L’arte, in un certo senso, ci salva la vita consolandoci dal dover morire, come se Dio avesse dato all’uomo questo dono, tramite lo stupore e la bellezza prodotti dal potere taumaturgico dell’arte.
Se è vero, come scrive Leonardo, che il grande amore è figlio della grande conoscenza (indotta dall’arte!), allora “sopravvive” o “vive più a lungo” colui che narra il mondo e l’uomo attraverso la musica, le forme figurative, e la parola. Questa idea diventa così strategia in Sharazad, l’eroina del mitico libro delle Mille e Una Notte, che, per salvare le fanciulle dall’ira del re Shahriyar, il quale tradito dalla propria moglie fa uccidere le vergini che hanno trascorso con lui una notte di voluttà, decide di diventare il mezzo di liberazione del regno. Essa riesce nel suo intento raccontando, così, ogni notte per mille notti una storia tanto avvincente che il sultano vorrà ascoltarne il resto, e per questo motivo le risparmierà la vita rinunciando così a farle tagliare la testa.

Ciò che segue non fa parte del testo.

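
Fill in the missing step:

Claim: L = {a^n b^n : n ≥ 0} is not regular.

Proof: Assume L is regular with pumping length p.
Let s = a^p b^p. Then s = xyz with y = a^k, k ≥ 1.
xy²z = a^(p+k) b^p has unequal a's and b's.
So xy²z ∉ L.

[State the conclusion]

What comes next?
This contradicts the pumping lemma for regular languages,
which guarantees xy^i z ∈ L for all i ≥ 0.

Since our assumption that L is regular leads to a contradiction,
we conclude that L = {a^n b^n : n ≥ 0} is NOT regular. ∎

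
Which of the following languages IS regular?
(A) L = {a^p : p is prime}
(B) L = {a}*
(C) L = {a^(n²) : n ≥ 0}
(B) {a}*

(B) L = {a}* is regular.

This can be recognized by a finite automaton (DFA/NFA).
Regular expressions like {a}* define regular languages.

The other choices are not regular:
- {a^(n²) : n ≥ 0}: After pumping, length is no longer a perfect square
- {a^p : p is prime}: After pumping, the length becomes composite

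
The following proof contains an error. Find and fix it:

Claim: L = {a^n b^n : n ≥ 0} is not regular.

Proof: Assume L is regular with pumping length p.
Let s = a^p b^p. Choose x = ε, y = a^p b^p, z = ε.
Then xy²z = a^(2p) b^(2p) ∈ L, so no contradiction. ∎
Error: The decomposition violates |xy| ≤ p. With y = a^p b^p, |xy| = |y| = 2p > p. (The proof also miscomputes xy²z, which would be a^p b^p a^p b^p rather than a^(2p) b^(2p), and it wrongly treats one harmless decomposition as settling the matter — the prover does not get to choose the decomposition.)

Correction: The pumping lemma requires |xy| ≤ p, and the argument must handle every decomposition satisfying |xy| ≤ p, |y| ≥ 1. Since s starts with p a's, any such y consists only of a's, say y = a^k with k ≥ 1. Then xy²z = a^(p+k) b^p has unequal numbers of a's and b's, so xy²z ∉ L — the required contradiction.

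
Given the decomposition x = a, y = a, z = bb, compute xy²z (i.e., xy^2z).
aaabb

Given x = 'a', y = 'a', z = 'bb' and i = 2:

xy^2z = x + y·y·...·y (2 times) + z
       = 'a' + 'a'^2 + 'bb'
       = 'a' + 'aa' + 'bb'
       = 'aaabb'

The pumped string is 'aaabb' with length 5.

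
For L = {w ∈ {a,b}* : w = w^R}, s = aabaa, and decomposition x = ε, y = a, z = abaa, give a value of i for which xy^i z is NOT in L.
i = 0

xy⁰z = ε · ε · abaa = abaa; abaa reversed is aaba ≠ abaa, so it is not a palindrome and is not in L.
(Other choices also work, e.g. i = 2, 3; only i = 1 is guaranteed to stay in L since xy¹z = s.)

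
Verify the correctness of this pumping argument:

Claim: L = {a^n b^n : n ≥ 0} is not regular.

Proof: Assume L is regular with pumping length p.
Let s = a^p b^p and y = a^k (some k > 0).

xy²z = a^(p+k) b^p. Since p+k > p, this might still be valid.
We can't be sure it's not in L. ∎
The proof is INCORRECT.

Error: The conclusion is wrong.
xy²z = a^(p+k) b^p is definitely NOT in L because the number of a's (p+k) ≠ number of b's (p).
The proof incorrectly doubts what is actually a valid contradiction.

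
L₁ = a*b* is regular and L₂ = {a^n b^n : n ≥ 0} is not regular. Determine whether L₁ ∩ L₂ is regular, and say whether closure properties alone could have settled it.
No — L₁ ∩ L₂ is not regular.

Every string a^n b^n already lies in a*b*, so L₁ ∩ L₂ = {a^n b^n : n ≥ 0} = L₂ itself, which is the standard non-regular language (pump s = a^p b^p).

Note that the bare facts "L₁ regular, L₂ non-regular" do not settle the question by themselves: the closure of regular languages under ∪, ∩, complement and difference applies only when BOTH operands are regular. With a non-regular operand the result can come out regular or non-regular depending on the specific languages, so one has to work out L₁ ∩ L₂ for this particular pair, as above.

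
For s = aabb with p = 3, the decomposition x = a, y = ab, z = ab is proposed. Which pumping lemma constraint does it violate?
Violated: xyz = s

The decomposition x = a, y = ab, z = ab for s = aabb with p = 3
violates the constraint: xyz = s

xyz = 'a' + 'ab' + 'ab' = 'aabab' ≠ 'aabb' = s. The decomposition doesn't reconstruct s.

Pumping lemma constraints:
1. xyz = s (decomposition is valid)
2. |xy| ≤ p
3. |y| > 0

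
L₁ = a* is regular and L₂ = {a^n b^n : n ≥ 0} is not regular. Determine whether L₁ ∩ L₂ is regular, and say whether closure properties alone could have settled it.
Yes — L₁ ∩ L₂ is regular.

A string of a* contains no b's, and the only string of {a^n b^n} with no b's is ε (n = 0). So L₁ ∩ L₂ = {ε}, a finite language, which is regular.

Note that the bare facts "L₁ regular, L₂ non-regular" do not settle the question by themselves: the closure of regular languages under ∪, ∩, complement and difference applies only when BOTH operands are regular. With a non-regular operand the result can come out regular or non-regular depending on the specific languages, so one has to work out L₁ ∩ L₂ for this particular pair, as above.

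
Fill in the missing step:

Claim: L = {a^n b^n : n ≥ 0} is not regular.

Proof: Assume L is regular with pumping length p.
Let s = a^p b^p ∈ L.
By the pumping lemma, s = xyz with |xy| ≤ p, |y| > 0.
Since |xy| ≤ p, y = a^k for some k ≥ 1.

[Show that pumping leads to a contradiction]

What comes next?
Consider xy²z = a^(p+k) b^p.

Since k ≥ 1, we have p + k > p.
So xy²z has more a's than b's: (p+k) a's vs p b's.
This means xy²z ∉ L because a^n b^n requires equal counts.

This contradicts the pumping lemma which states xy²z ∈ L.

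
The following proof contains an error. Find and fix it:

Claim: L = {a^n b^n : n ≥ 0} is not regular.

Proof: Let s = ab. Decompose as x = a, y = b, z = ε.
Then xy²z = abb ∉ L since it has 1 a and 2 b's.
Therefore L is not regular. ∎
Error: The string s = ab might be shorter than the pumping length p.

Correction: Choose s = a^p b^p to ensure |s| ≥ p. Also, the decomposition is wrong: with |xy| ≤ p, y cannot include b's when s starts with p a's.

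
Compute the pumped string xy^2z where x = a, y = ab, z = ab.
aababab

Given x = 'a', y = 'ab', z = 'ab' and i = 2:

xy^2z = x + y·y·...·y (2 times) + z
       = 'a' + 'ab'^2 + 'ab'
       = 'a' + 'abab' + 'ab'
       = 'aababab'

The pumped string is 'aababab' with length 7.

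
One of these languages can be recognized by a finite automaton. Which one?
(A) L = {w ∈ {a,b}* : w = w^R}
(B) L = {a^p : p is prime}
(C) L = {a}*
(C) {a}*

(C) L = {a}* is regular.

This can be recognized by a finite automaton (DFA/NFA).
Regular expressions like {a}* define regular languages.

The other choices are not regular:
- {a^p : p is prime}: After pumping, the length becomes composite
- {w ∈ {a,b}* : w = w^R}: After pumping, the string is no longer symmetric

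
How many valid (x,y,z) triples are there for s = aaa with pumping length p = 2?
3

For s = 'aaa' with pumping length p = 2:

Constraints: |xy| ≤ 2, |y| > 0

Valid decompositions (|xy| ≤ p, |y| ≥ 1):
  • x='', y='a', z='aa'
  • x='a', y='a', z='a'
  • x='', y='aa', z='a'

Total count: 3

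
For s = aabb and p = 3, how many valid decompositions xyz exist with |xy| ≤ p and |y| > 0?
6

For s = 'aabb' with pumping length p = 3:

Constraints: |xy| ≤ 3, |y| > 0

Valid decompositions (|xy| ≤ p, |y| ≥ 1):
  • x='', y='a', z='abb'
  • x='a', y='a', z='bb'
  • x='', y='aa', z='bb'
  • x='aa', y='b', z='b'
  • x='a', y='ab', z='b'
  • x='', y='aab', z='b'

Total count: 6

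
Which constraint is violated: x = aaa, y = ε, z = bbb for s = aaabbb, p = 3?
Violated: |y| > 0

The decomposition x = aaa, y = ε, z = bbb for s = aaabbb with p = 3
violates the constraint: |y| > 0

|y| = 0, but the pumping lemma requires |y| > 0 (y must be non-empty).

Pumping lemma constraints:
1. xyz = s (decomposition is valid)
2. |xy| ≤ p
3. |y| > 0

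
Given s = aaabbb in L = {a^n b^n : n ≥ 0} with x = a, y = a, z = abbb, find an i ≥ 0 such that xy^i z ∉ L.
i = 3

xy³z = a · aaa · abbb = aaaaabbb; aaaaabbb has 5 a's and 3 b's; 5 ≠ 3, so it is not in L.
(Other choices also work, e.g. i = 0, 2; only i = 1 is guaranteed to stay in L since xy¹z = s.)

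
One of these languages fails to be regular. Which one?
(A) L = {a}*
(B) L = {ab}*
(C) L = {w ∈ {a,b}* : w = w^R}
(C) {w ∈ {a,b}* : w = w^R}

(C) L = {w ∈ {a,b}* : w = w^R} is NOT regular.

The pumping lemma can be used to prove this:
After pumping, the string is no longer symmetric

The other languages are regular because they can be recognized by finite automata.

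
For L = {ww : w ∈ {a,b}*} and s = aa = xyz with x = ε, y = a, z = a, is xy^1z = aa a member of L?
Yes

xy¹z = ε · a · a = aa.
aa splits into halves a · a, which are equal, so it is in L (w = a).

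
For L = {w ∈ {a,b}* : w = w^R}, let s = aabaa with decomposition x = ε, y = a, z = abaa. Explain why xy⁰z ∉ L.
xy⁰z = abaa ∉ L

Pumping with i = 0 replaces y = a by y⁰ = ε:
- Original: s = xyz = aabaa; aabaa reversed is aabaa, the same string, so it is a palindrome and is in L
- Pumped: xy⁰z = ε · ε · abaa = abaa
- abaa reversed is aaba ≠ abaa, so it is not a palindrome and is not in L

The pumping lemma would require xy⁰z ∈ L, so this decomposition yields a contradiction.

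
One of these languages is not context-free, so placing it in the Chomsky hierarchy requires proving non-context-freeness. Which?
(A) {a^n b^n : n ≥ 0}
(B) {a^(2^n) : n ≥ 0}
(B) {a^(2^n) : n ≥ 0}

(B) {a^(2^n) : n ≥ 0} requires the CFL pumping lemma.

- {a^n b^n : n ≥ 0} is context-free (but not regular)
  • Can be shown non-regular with the regular pumping lemma
  • After pumping, the number of a's and b's become unequal

- {a^(2^n) : n ≥ 0} is NOT context-free
  • Requires the CFL pumping lemma to prove
  • Gaps between powers of 2 grow exponentially

The CFL pumping lemma is "stronger" in that it can prove non-membership
in the larger class of context-free languages.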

Sharazad diventa per questo il simbolo della liberazione dalla morte grazie al “narrare” e, più ampiamente possiamo dire, grazie alle suggestioni e alle emozioni prodotte dall’arte in generale che dà all’uomo la possibilità di trasformare ogni cosa in un'altra, e, nella fattispecie, per non uscir di metafora, l’odio in amore duraturo (re Shahriyar infatti sposerà Sharazad).
Ecco allora che l’arte, pur nel suo multiforme manifestarsi nello spazio e nel tempo è una sorta di medicina alchemica con effetti taumaturgici per l’uomo. Non a caso infatti secondo la medicina indù – e il ciclo delle Mille e Una Notte è di origine indo-persiana – alla persona mentalmente turbata viene raccontata una storia: e la meditazione su questa storia l’aiuterà a superare il suo disturbo emotivo.
E così è anche la pittura di Octavia Monaco che come un “rimedio alchemico” sa come curare facendoci ritrovare emozioni lontane, e in questo modo, fatalmente, ci porta a ritrovare qualcosa anche di noi. L’artista infatti è tra quelle figure umane che, come ho scritto nel catalogo Il Canto dell’Eros che accompagna l’omonima mostra, è in contatto con le Grandi Intuizioni delle Origini e ad esse attinge, inconsapevolmente con tutti i suoi sensi, facendosi medium e canale per gli altri uomini.
L’opera d’arte è come un pezzo di ghiaccio entro cui brucia una fiamma. W. Kandinsky.